A eleição não pode ser dominada apenas pelo noticiário negativo. É preciso estudar e comparar o programa dos principais candidatos.

28 de julho de 2014 · 7 anos atrás
  • Paulo Barreto

    Sonha com um mundo sustentável e trabalha para que este desejo se torne realidade na Amazônia. É pesquisador Sênior do Imazon.

Em ano de eleição as denúncias de corrupção e as alianças partidárias escandalosas ocupam grande parte do noticiário político. Sobra pouco espaço para discutir as ideias. Neste artigo dou espaço para as ideias, descrevendo e avaliando os programas de governo dos três principais candidatos à presidência, protocolados no TSE (Tribunal Superior Eleitoral). Em geral, os candidatos dizem que estes programas ainda serão detalhados, mas é o que temos por enquanto. No final do artigo, há uma tabela resumindo as propostas por tema.

Avaliei os programas considerando os seguintes critérios: a relevância dos temas, o estabelecimento de metas para cada tema e as soluções e instrumentos propostos para atingir as metas.

Eduardo/Marina

“assume o compromisso de desmatamento líquido zero, embora não tenha especificado uma data.”

O programa do Eduardo/Marina é o mais avançado por apresentar algumas metas e especificar alguns dos instrumentos. Por exemplo, assume o compromisso de desmatamento líquido zero, embora não tenha especificado uma data. Eles indicam o uso de instrumentos econômicos para estimular a conservação, como a compensação financeira para comunidades tradicionais e agricultores familiares por serviços de preservação ambiental e pagamento por serviços ambientais. Eles também prometem usar outros instrumentos econômicos como critério ambiental para financiamento e incentivos fiscais. E mencionam criar metas de eficiência energética e diversificar as fontes de energia renováveis. Eles são os únicos a prometer implantar uma estratégia para a proteção dos oceanos.

Aécio Neves

“promete usar instrumentos econômicos para atingir objetivos ambientais, incluindo as licitações sustentáveis”

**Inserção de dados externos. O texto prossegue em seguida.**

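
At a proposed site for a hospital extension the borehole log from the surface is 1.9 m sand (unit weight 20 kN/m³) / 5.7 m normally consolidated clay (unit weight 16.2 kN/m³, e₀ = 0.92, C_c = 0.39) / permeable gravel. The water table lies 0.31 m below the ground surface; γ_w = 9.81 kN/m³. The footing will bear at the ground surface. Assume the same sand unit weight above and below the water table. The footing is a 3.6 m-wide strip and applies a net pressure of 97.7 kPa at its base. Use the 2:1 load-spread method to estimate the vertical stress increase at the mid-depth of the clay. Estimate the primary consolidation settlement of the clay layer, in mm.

S_c ≈ 358 mm

Mid-depth of clay below the ground surface: z = 1.9 + 5.7/2 = 4.75 m.
Total vertical stress at mid-clay: σ_v = 20×1.9 + 16.2×2.85 = 84.17 kPa.
Pore pressure: u = 9.81×(4.75 − 0.31) = 43.556 kPa.
Initial effective stress: σ'_0 = σ_v − u = 84.17 − 43.556 = 40.614 kPa.
Stress increase at mid-clay by the 2:1 spreading method:
Δσ = qB/(B+z) = 97.7×3.6/(3.6+4.75) = 42.122 kPa
Final effective stress: σ'_f = σ'_0 + Δσ = 40.614 + 42.122 = 82.736 kPa.
Normally consolidated clay, so the full stress increment lies on the virgin compression line:
S_c = C_c·H/(1+e₀)·log₁₀(σ'_f/σ'_0) = 0.39×5.7/(1+0.92)×log₁₀(82.736/40.614)
    = 1.1578 × 0.30902 = 0.3578 m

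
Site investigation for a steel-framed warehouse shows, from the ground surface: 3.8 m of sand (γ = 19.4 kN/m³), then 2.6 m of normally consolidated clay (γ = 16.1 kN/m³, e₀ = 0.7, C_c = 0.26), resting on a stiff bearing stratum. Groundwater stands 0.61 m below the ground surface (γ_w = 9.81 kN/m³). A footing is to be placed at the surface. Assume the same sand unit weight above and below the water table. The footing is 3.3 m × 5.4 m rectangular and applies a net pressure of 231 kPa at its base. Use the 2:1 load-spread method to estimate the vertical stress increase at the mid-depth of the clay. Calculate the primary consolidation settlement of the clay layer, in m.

S_c ≈ 0.113 m

Mid-depth of clay below the ground surface: z = 3.8 + 2.6/2 = 5.1 m.
Total vertical stress at mid-clay: σ_v = 19.4×3.8 + 16.1×1.3 = 94.65 kPa.
Pore pressure: u = 9.81×(5.1 − 0.61) = 44.047 kPa.
Initial effective stress: σ'_0 = σ_v − u = 94.65 − 44.047 = 50.603 kPa.
Stress increase at mid-clay by the 2:1 spreading method:
Δσ = qBL/((B+z)(L+z)) = 231×3.3×5.4/((3.3+5.1)(5.4+5.1)) = 46.671 kPa
Final effective stress: σ'_f = σ'_0 + Δσ = 50.603 + 46.671 = 97.274 kPa.
Normally consolidated clay, so the full stress increment lies on the virgin compression line:
S_c = C_c·H/(1+e₀)·log₁₀(σ'_f/σ'_0) = 0.26×2.6/(1+0.7)×log₁₀(97.274/50.603)
    = 0.39765 × 0.28382 = 0.1129 m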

O programa do Aécio é o segundo mais avançado, incluindo a meta para acesso universal a água potável e também ampliar as energias renováveis e programas de eficiência energética. Sobre energia, eu destacaria a promessa de criar mecanismos para utilizar gás dos aterros. Ele também promete usar instrumentos econômicos para atingir objetivos ambientais, incluindo as licitações sustentáveis, o que poderia ser transformador já que o governo é um grande comprador de produtos e serviços. Destacaria também a promessa de campanhas contra desperdício de água e o apoio a agricultura de baixo carbono.

Aécio foi o único a propor produzir um mapa de vulnerabilidades sociais as mudanças climáticas e uma política de redução de risco dos desastres, indicando que tem aprendido com os aumentos deste problemas nos últimos anos.

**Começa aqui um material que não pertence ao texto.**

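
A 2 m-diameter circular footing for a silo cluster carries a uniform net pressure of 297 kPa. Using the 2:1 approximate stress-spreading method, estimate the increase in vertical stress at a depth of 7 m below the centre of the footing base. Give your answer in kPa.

Δσ_z ≈ 14.7 kPa

By the 2:1 method the load spreads at 1 horizontal : 2 vertical, so at depth z the loaded area has grown by z in each plan dimension:
Δσ ≈ qD²/(D+z)² = 297×2²/(2+7)² = 14.667 kPa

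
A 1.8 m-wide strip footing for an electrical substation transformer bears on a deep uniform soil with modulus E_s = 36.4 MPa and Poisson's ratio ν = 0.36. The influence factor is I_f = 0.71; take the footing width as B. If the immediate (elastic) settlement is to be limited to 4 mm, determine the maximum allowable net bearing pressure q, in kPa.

q ≈ 131 kPa

E_s = 36.4 MPa = 36400 kPa.
S_e = q·B·(1−ν²)/E_s · I_f  ⇒  q = S_e·E_s / (B·(1−ν²)·I_f).
q = 0.004 × 36400 / (1.8 × 0.8704 × 0.71) = 130.9 kPa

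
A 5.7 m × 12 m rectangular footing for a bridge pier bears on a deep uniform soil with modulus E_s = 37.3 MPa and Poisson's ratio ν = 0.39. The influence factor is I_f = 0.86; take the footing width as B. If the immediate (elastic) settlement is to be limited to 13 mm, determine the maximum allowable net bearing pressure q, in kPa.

q ≈ 117 kPa

E_s = 37.3 MPa = 37300 kPa.
S_e = q·B·(1−ν²)/E_s · I_f  ⇒  q = S_e·E_s / (B·(1−ν²)·I_f).
q = 0.013 × 37300 / (5.7 × 0.8479 × 0.86) = 116.7 kPa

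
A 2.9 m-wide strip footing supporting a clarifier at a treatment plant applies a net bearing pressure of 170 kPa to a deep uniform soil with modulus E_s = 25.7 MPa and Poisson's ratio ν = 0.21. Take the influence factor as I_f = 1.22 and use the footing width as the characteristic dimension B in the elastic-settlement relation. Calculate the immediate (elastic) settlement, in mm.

S_e ≈ 22.4 mm

Immediate (elastic) settlement: S_e = q·B·(1−ν²)/E_s · I_f.
E_s = 25.7 MPa = 25700 kPa.
S_e = 170 × 2.9 × (1 − 0.21²) / 25700 × 1.22
    = 170 × 2.9 × 0.9559 / 25700 × 1.22
    = 0.02237 m = 22.37 mm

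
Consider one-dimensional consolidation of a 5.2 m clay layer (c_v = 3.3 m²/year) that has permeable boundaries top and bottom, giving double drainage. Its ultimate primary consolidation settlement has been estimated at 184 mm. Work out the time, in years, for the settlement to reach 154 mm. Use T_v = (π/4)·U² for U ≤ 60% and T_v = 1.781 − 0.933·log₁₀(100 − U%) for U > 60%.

t ≈ 1.33 years

Drainage path length: H_d = H/2 = 2.6 m (double drainage).
U = S(t)/S_ult = 154/184 = 0.837.
U > 60%: T_v = 1.781 − 0.933·log₁₀(100 − 83.696) = 0.64992.
t = T_v·H_d²/c_v = 0.64992×2.6²/3.3 = 1.331 years.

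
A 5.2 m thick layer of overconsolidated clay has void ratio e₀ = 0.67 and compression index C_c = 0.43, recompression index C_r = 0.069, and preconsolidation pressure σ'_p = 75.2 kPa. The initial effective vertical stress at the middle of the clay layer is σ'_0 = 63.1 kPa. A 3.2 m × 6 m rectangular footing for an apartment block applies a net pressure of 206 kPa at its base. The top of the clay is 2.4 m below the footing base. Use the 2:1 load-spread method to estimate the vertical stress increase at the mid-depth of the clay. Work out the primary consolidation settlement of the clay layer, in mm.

S_c ≈ 221 mm

Mid-depth of clay below the footing base: z = 2.4 + 5.2/2 = 5 m.
Stress increase at mid-clay by the 2:1 spreading method:
Δσ = qBL/((B+z)(L+z)) = 206×3.2×6/((3.2+5)(6+5)) = 43.849 kPa
Final effective stress: σ'_f = 63.1 + 43.849 = 106.95 kPa.
σ'_f = 106.95 > σ'_p = 75.2 kPa, so the stress path crosses the preconsolidation pressure — recompression up to σ'_p, then virgin compression beyond:
S_c = H/(1+e₀)·[C_r·log₁₀(σ'_p/σ'_0) + C_c·log₁₀(σ'_f/σ'_p)]
    = 5.2/1.67 × [0.069×log₁₀(75.2/63.1) + 0.43×log₁₀(106.95/75.2)]
    = 3.1138 × [0.005257 + 0.065774] = 0.2212 m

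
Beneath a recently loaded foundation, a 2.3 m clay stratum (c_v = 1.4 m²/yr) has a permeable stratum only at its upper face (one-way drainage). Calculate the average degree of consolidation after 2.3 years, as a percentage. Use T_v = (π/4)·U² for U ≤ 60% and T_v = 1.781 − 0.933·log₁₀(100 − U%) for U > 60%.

U ≈ 81.9 %

Drainage path length: H_d = H = 2.3 m (single drainage).
T_v = c_v·t/H_d² = 1.4×2.3/2.3² = 0.6087.
T_v = 0.6087 corresponds to the U > 60% branch:
U = 1 − 10^((1.781 − T_v)/0.933)/100 = 0.8195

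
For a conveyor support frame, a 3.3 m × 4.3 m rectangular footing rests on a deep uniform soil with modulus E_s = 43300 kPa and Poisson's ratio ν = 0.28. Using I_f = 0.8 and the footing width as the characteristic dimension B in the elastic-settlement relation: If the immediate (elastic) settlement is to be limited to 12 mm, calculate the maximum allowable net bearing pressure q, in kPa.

q ≈ 214 kPa

S_e = q·B·(1−ν²)/E_s · I_f  ⇒  q = S_e·E_s / (B·(1−ν²)·I_f).
q = 0.012 × 43300 / (3.3 × 0.9216 × 0.8) = 213.6 kPa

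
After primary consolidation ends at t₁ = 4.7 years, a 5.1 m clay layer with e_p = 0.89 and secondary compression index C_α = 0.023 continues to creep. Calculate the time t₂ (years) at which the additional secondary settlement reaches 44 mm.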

Eduardo e Aécio prometem implantar as Unidades de Conservação (UCs), o que é extremamente positivo. As UCs são uma ótima oportunidade para combinar geração de renda e empregos com conservação por meio do turismo e uso de produtos florestais. Um relatório recente do TCU mostrou que apenas 4% das UCs tem algo grau de gestão e implantação no país. O fato do programa de Dilma não tratar deste assunto é consistente com o diagnóstico do TCU.

Dilma Rousseff

“é interessante que eles prometam acelerar a implantação do CAR”

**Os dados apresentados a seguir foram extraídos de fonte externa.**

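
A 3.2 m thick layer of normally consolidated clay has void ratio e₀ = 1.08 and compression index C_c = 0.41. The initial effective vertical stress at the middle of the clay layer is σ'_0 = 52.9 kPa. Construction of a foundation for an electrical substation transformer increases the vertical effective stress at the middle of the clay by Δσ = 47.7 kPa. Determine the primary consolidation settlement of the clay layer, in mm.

Final effective stress: σ'_f = σ'_0 + Δσ = 52.9 + 47.7 = 100.6 kPa.
Normally consolidated clay, so the full stress increment lies on the virgin compression line:
S_c = C_c·H/(1+e₀)·log₁₀(σ'_f/σ'_0) = 0.41×3.2/(1+1.08)×log₁₀(100.6/52.9)
    = 0.63077 × 0.27914 = 0.1761 m

S_c ≈ 176 mm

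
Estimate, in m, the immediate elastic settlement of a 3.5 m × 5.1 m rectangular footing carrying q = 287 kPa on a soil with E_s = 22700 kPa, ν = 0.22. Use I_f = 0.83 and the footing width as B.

Immediate (elastic) settlement: S_e = q·B·(1−ν²)/E_s · I_f.
S_e = 287 × 3.5 × (1 − 0.22²) / 22700 × 0.83
    = 287 × 3.5 × 0.9516 / 22700 × 0.83
    = 0.03495 m

S_e ≈ 0.035 m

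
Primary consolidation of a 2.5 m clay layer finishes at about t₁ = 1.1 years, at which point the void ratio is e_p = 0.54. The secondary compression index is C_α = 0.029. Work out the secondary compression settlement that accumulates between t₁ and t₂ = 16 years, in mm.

S_s ≈ 54.7 mm

Secondary compression: S_s = C_α·H/(1+e_p)·log₁₀(t₂/t₁)
S_s = 0.029×2.5/(1+0.54)×log₁₀(16/1.1)
    = 0.04708 × 1.163 = 0.05474 m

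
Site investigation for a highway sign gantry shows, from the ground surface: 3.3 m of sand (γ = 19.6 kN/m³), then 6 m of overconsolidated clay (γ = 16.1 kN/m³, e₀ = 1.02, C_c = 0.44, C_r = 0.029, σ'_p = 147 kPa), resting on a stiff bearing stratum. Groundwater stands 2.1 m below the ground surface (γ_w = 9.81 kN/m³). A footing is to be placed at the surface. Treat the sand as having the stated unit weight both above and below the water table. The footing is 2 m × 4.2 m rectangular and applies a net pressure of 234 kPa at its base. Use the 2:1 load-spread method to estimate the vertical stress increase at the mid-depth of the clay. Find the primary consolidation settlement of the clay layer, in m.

Mid-depth of clay below the ground surface: z = 3.3 + 6/2 = 6.3 m.
Total vertical stress at mid-clay: σ_v = 19.6×3.3 + 16.1×3 = 112.98 kPa.
Pore pressure: u = 9.81×(6.3 − 2.1) = 41.202 kPa.
Initial effective stress: σ'_0 = σ_v − u = 112.98 − 41.202 = 71.778 kPa.
Stress increase at mid-clay by the 2:1 spreading method:
Δσ = qBL/((B+z)(L+z)) = 234×2×4.2/((2+6.3)(4.2+6.3)) = 22.554 kPa
Final effective stress: σ'_f = 71.778 + 22.554 = 94.332 kPa.
σ'_f = 94.332 ≤ σ'_p = 147 kPa, so the clay remains overconsolidated and only the recompression index applies:
S_c = C_r·H/(1+e₀)·log₁₀(σ'_f/σ'_0) = 0.029×6/2.02×log₁₀(94.332/71.778)
    = 0.086139 × 0.11867 = 0.01022 m

S_c ≈ 0.0102 m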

O programa da Dilma é opaco, pois muitos dos itens ambientais supostamente estariam no item Manutenção do compromisso com a redução de emissões – continuidade do combate ao desmatamento, em especial na Amazônia, aceleração da implementação dos planos setoriais do Plano Nacional de Mudanças Climáticas. Ou seja, para saber o plano seria necessário ler estes planos setoriais. Em vez disso, eles deveriam pelo menos destacar os principais pontos destes planos. Dos itens listados na proposta, é interessante que eles prometam acelerar a implantação do CAR, especificamente apoiando todos os proprietários rurais para que tenham sua situação regularizada.

Resultados

No caso da Dilma, independentemente dos planos, ela pode ser julgada pelas práticas recentes cujo desempenho é ruim, em geral, incluindo os seguintes pontos:

  • deixou o Congresso enfraquecer o Código Florestal, que anistiou o desmatamento de cerca de 29 milhões de hectares. Vale lembrar que os outros dois presidentes anteriores a ela sempre bloquearam as tentativas do Congresso de fazer isso.
  • reduziu áreas protegidas para facilitar o licenciamento de hidrelétricas sem das devidas compensações.
  • As mudanças no código e a redução de UCs facilitaram o aumento do desmatamento em 28% em 2013 em relação a 2012.
  • Reduziu impostos da gasolina que por sua vez reduziu a atratividade do etanol – que emite menos gases do efeito estufa.
  • Reduziu o IPI de automóveis, o que aumentou os engarrafamentos e poluição nas cidades. De quebra, o caos urbano foi um dos estopins dos protestos.
  • A gestão socioambiental das grandes obras na Amazônia tem sido sofrível sem que as empresas sejam responsabilizadas.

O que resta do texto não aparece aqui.